Darüber hinaus hat mir direkt gefallen, dass auch die anderen Figuren vielschichtig und in sich widersprüchlich angelegt sind und aus menschlichen Motiven handeln.
Die filmische Erzählung verbindet Elemente des Erotik-Thrillers mit tiefgreifenden Charakterstudien. Wie wurde die Balance zwischen Spannung und emotionaler Tiefe inszeniert?
Auch wenn man das erst im Verlauf der Handlung erfährt, stecken alle wichtigen Figuren des Films in einem moralischen Dilemma. Der Wunsch diesen Widerspruch aufzulösen, macht ihre Konflikte sehr menschlich, emotional befriedigend, wenn es ihnen gelingt und tragisch, wenn nicht.
Zunächst entsteht die Spannung aus den Handlungen der Hauptfigur Elle und was der Zuschauer für sie befürchtet. Je mehr sich jedoch die Machenschaften entpuppen, in den Elle steckt, umso spannender wird die Frage, ob es ihr gelingt diese aufzudecken und abzuwenden, besonders da der Zuschauer ihr dabei oft ein kleines Stück voraus sein kann.
Interessant ist, dass die Konflikte aus Elles Affäre und der Beziehung zu ihrem Verlobten, sowie die äußere Bedrohung der Firma, deren Führung sie gerade übernimmt, zunächst parallel laufen. Zunehmend verstricken sich diese Handlungsebenen dann aber und bedingen einander.

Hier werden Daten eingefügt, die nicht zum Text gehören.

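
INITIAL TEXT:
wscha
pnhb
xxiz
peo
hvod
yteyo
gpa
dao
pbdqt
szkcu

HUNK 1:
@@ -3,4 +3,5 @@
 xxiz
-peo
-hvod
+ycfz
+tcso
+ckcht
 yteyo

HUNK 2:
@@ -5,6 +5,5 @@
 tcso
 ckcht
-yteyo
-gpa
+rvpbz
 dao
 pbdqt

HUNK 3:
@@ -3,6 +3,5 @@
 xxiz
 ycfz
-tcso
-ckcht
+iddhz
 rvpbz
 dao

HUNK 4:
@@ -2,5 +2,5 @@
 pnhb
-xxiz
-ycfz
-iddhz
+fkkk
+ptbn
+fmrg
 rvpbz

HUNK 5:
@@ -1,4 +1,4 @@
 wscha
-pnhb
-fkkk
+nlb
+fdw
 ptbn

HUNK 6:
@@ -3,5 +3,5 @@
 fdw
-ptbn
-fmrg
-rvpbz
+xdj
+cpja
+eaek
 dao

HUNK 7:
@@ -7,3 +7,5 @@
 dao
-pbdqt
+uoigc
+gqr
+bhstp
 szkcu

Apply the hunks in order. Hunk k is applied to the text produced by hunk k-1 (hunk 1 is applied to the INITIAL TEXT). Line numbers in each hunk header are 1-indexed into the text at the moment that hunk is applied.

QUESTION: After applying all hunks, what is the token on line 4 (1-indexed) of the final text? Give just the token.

Answer: xdj

Derivation:
Hunk 1: at line 3 remove [peo,hvod] add [ycfz,tcso,ckcht] -> 11 lines: wscha pnhb xxiz ycfz tcso ckcht yteyo gpa dao pbdqt szkcu
Hunk 2: at line 5 remove [yteyo,gpa] add [rvpbz] -> 10 lines: wscha pnhb xxiz ycfz tcso ckcht rvpbz dao pbdqt szkcu
Hunk 3: at line 3 remove [tcso,ckcht] add [iddhz] -> 9 lines: wscha pnhb xxiz ycfz iddhz rvpbz dao pbdqt szkcu
Hunk 4: at line 2 remove [xxiz,ycfz,iddhz] add [fkkk,ptbn,fmrg] -> 9 lines: wscha pnhb fkkk ptbn fmrg rvpbz dao pbdqt szkcu
Hunk 5: at line 1 remove [pnhb,fkkk] add [nlb,fdw] -> 9 lines: wscha nlb fdw ptbn fmrg rvpbz dao pbdqt szkcu
Hunk 6: at line 3 remove [ptbn,fmrg,rvpbz] add [xdj,cpja,eaek] -> 9 lines: wscha nlb fdw xdj cpja eaek dao pbdqt szkcu
Hunk 7: at line 7 remove [pbdqt] add [uoigc,gqr,bhstp] -> 11 lines: wscha nlb fdw xdj cpja eaek dao uoigc gqr bhstp szkcu
Final line 4: xdj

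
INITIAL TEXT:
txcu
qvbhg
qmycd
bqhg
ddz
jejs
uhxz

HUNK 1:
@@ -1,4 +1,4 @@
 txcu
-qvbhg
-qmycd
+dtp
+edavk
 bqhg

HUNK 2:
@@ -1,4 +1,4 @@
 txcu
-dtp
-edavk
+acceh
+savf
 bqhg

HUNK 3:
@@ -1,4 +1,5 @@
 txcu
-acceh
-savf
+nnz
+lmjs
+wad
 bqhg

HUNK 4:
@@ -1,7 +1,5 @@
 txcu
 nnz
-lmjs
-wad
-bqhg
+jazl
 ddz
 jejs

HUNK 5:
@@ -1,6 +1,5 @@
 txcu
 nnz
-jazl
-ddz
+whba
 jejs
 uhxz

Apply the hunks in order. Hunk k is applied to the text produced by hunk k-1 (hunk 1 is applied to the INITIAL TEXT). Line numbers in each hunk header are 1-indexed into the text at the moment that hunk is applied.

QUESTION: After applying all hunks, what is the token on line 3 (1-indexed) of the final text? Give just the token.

Hunk 1: at line 1 remove [qvbhg,qmycd] add [dtp,edavk] -> 7 lines: txcu dtp edavk bqhg ddz jejs uhxz
Hunk 2: at line 1 remove [dtp,edavk] add [acceh,savf] -> 7 lines: txcu acceh savf bqhg ddz jejs uhxz
Hunk 3: at line 1 remove [acceh,savf] add [nnz,lmjs,wad] -> 8 lines: txcu nnz lmjs wad bqhg ddz jejs uhxz
Hunk 4: at line 1 remove [lmjs,wad,bqhg] add [jazl] -> 6 lines: txcu nnz jazl ddz jejs uhxz
Hunk 5: at line 1 remove [jazl,ddz] add [whba] -> 5 lines: txcu nnz whba jejs uhxz
Final line 3: whba

Answer: whba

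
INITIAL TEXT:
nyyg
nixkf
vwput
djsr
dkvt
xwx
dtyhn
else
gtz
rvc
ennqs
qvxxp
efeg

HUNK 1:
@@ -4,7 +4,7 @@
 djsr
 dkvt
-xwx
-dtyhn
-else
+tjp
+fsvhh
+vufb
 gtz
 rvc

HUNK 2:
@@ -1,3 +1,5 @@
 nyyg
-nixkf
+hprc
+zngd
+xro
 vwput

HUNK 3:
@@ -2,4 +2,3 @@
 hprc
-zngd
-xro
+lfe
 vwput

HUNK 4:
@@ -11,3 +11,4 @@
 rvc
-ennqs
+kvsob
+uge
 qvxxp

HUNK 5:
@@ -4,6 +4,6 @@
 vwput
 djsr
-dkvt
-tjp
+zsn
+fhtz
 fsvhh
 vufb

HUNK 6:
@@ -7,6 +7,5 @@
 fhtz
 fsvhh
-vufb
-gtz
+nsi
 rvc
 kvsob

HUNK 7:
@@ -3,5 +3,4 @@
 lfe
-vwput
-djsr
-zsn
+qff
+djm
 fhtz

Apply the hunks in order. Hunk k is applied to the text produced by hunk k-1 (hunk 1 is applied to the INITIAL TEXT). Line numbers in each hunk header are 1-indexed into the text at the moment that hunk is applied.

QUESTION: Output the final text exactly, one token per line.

Answer: nyyg
hprc
lfe
qff
djm
fhtz
fsvhh
nsi
rvc
kvsob
uge
qvxxp
efeg

Derivation:
Hunk 1: at line 4 remove [xwx,dtyhn,else] add [tjp,fsvhh,vufb] -> 13 lines: nyyg nixkf vwput djsr dkvt tjp fsvhh vufb gtz rvc ennqs qvxxp efeg
Hunk 2: at line 1 remove [nixkf] add [hprc,zngd,xro] -> 15 lines: nyyg hprc zngd xro vwput djsr dkvt tjp fsvhh vufb gtz rvc ennqs qvxxp efeg
Hunk 3: at line 2 remove [zngd,xro] add [lfe] -> 14 lines: nyyg hprc lfe vwput djsr dkvt tjp fsvhh vufb gtz rvc ennqs qvxxp efeg
Hunk 4: at line 11 remove [ennqs] add [kvsob,uge] -> 15 lines: nyyg hprc lfe vwput djsr dkvt tjp fsvhh vufb gtz rvc kvsob uge qvxxp efeg
Hunk 5: at line 4 remove [dkvt,tjp] add [zsn,fhtz] -> 15 lines: nyyg hprc lfe vwput djsr zsn fhtz fsvhh vufb gtz rvc kvsob uge qvxxp efeg
Hunk 6: at line 7 remove [vufb,gtz] add [nsi] -> 14 lines: nyyg hprc lfe vwput djsr zsn fhtz fsvhh nsi rvc kvsob uge qvxxp efeg
Hunk 7: at line 3 remove [vwput,djsr,zsn] add [qff,djm] -> 13 lines: nyyg hprc lfe qff djm fhtz fsvhh nsi rvc kvsob uge qvxxp efeg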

Es stellt sich die Frage, weshalb man sich heutzutage noch mit einem Erotik-Thriller beschäftigen sollte, anstatt sich den Inhalten auf einschlägigen Seiten im Internet zuzuwenden. Welcher Reiz geht von einem solchen Werk aus?

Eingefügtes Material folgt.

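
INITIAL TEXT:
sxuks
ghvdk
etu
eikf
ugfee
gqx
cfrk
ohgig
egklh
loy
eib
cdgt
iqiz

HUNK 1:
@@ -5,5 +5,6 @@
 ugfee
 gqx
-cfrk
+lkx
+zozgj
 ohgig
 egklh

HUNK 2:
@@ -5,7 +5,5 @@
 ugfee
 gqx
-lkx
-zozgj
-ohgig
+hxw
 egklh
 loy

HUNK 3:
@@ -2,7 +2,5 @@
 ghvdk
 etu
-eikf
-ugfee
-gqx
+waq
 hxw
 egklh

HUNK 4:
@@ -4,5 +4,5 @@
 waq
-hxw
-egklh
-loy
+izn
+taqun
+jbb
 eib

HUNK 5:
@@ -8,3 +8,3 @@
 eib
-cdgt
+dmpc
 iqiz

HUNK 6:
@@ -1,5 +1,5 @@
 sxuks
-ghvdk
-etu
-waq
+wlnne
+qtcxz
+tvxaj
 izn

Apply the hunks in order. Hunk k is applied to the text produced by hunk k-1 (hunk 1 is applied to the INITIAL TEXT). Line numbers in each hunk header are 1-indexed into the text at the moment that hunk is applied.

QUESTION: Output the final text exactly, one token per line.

Hunk 1: at line 5 remove [cfrk] add [lkx,zozgj] -> 14 lines: sxuks ghvdk etu eikf ugfee gqx lkx zozgj ohgig egklh loy eib cdgt iqiz
Hunk 2: at line 5 remove [lkx,zozgj,ohgig] add [hxw] -> 12 lines: sxuks ghvdk etu eikf ugfee gqx hxw egklh loy eib cdgt iqiz
Hunk 3: at line 2 remove [eikf,ugfee,gqx] add [waq] -> 10 lines: sxuks ghvdk etu waq hxw egklh loy eib cdgt iqiz
Hunk 4: at line 4 remove [hxw,egklh,loy] add [izn,taqun,jbb] -> 10 lines: sxuks ghvdk etu waq izn taqun jbb eib cdgt iqiz
Hunk 5: at line 8 remove [cdgt] add [dmpc] -> 10 lines: sxuks ghvdk etu waq izn taqun jbb eib dmpc iqiz
Hunk 6: at line 1 remove [ghvdk,etu,waq] add [wlnne,qtcxz,tvxaj] -> 10 lines: sxuks wlnne qtcxz tvxaj izn taqun jbb eib dmpc iqiz

Answer: sxuks
wlnne
qtcxz
tvxaj
izn
taqun
jbb
eib
dmpc
iqiz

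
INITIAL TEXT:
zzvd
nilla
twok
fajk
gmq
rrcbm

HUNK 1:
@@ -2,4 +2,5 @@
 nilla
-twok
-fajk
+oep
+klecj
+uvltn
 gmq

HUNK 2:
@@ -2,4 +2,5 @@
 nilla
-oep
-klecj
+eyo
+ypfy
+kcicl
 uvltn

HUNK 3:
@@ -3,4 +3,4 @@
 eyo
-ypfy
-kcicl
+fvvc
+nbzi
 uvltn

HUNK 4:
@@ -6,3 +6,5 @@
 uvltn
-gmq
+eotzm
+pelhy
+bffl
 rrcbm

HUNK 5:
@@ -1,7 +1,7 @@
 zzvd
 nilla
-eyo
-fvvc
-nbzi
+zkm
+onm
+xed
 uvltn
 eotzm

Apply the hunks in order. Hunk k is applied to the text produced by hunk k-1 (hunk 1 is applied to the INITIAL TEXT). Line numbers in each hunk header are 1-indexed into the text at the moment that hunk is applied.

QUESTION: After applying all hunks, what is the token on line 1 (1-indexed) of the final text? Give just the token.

Answer: zzvd

Derivation:
Hunk 1: at line 2 remove [twok,fajk] add [oep,klecj,uvltn] -> 7 lines: zzvd nilla oep klecj uvltn gmq rrcbm
Hunk 2: at line 2 remove [oep,klecj] add [eyo,ypfy,kcicl] -> 8 lines: zzvd nilla eyo ypfy kcicl uvltn gmq rrcbm
Hunk 3: at line 3 remove [ypfy,kcicl] add [fvvc,nbzi] -> 8 lines: zzvd nilla eyo fvvc nbzi uvltn gmq rrcbm
Hunk 4: at line 6 remove [gmq] add [eotzm,pelhy,bffl] -> 10 lines: zzvd nilla eyo fvvc nbzi uvltn eotzm pelhy bffl rrcbm
Hunk 5: at line 1 remove [eyo,fvvc,nbzi] add [zkm,onm,xed] -> 10 lines: zzvd nilla zkm onm xed uvltn eotzm pelhy bffl rrcbm
Final line 1: zzvd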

Der entscheidende und grundlegende Unterschied ist, dass ich in einem Film eine Geschichte erzähle, Menschen näherkomme und ihre Erlebnisse nicht nur intellektuell, sondern auch emotional teilen kann, sei es Freude, Angst, Liebe oder eben auch Leidenschaft.
Besagte Inhalte auf einschlägigen Seiten haben damit in etwa so viel zu tun, wie ein packender Actionfilm mit der Filmaufnahme eines Autos, das bei einer Stuntshow über ein Hindernis springt, oder ein anrührender Liebesfilm mit einer Dating-Reality-Show. Was nicht heißen soll, dass man womöglich dem anderen nicht aus ganz unterschiedlichen Gründen etwas abgewinnen kann.

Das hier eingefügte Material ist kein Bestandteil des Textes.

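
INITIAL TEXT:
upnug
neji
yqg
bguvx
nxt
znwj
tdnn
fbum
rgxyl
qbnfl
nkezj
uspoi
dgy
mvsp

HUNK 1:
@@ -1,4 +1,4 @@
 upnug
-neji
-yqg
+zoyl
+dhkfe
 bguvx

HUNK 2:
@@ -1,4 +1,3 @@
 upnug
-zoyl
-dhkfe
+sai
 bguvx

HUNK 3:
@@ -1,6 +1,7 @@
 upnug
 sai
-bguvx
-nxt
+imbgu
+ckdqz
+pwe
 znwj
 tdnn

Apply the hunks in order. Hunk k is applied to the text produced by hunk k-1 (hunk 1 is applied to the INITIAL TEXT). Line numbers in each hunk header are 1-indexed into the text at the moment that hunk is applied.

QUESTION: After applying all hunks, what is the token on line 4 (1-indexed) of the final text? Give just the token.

Answer: ckdqz

Derivation:
Hunk 1: at line 1 remove [neji,yqg] add [zoyl,dhkfe] -> 14 lines: upnug zoyl dhkfe bguvx nxt znwj tdnn fbum rgxyl qbnfl nkezj uspoi dgy mvsp
Hunk 2: at line 1 remove [zoyl,dhkfe] add [sai] -> 13 lines: upnug sai bguvx nxt znwj tdnn fbum rgxyl qbnfl nkezj uspoi dgy mvsp
Hunk 3: at line 1 remove [bguvx,nxt] add [imbgu,ckdqz,pwe] -> 14 lines: upnug sai imbgu ckdqz pwe znwj tdnn fbum rgxyl qbnfl nkezj uspoi dgy mvsp
Final line 4: ckdqz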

Die Protagonistin Elle sieht sich mit der Herausforderung konfrontiert, eine Entscheidung zwischen zwei sehr unterschiedlichen Männern zu treffen. Wie wurde die Dynamik zwischen diesen Charakteren entwickelt und welche Aspekte der Dreiecksbeziehung sollten besonders betont werden?
Da man erst nach und nach das Innenleben der beiden Männer verstehen und ergründen kann, war es spannend und wichtig, genau zu überlegen, was der Zuschauer und auch Elle in den beiden sieht, zu Beginn des Films und im Verlauf der Handlung. Die beiden stehen im starken Kontrast zueinander und doch fühlt sich Elle zu beiden hingezogen und das muss nachvollziehbar sein.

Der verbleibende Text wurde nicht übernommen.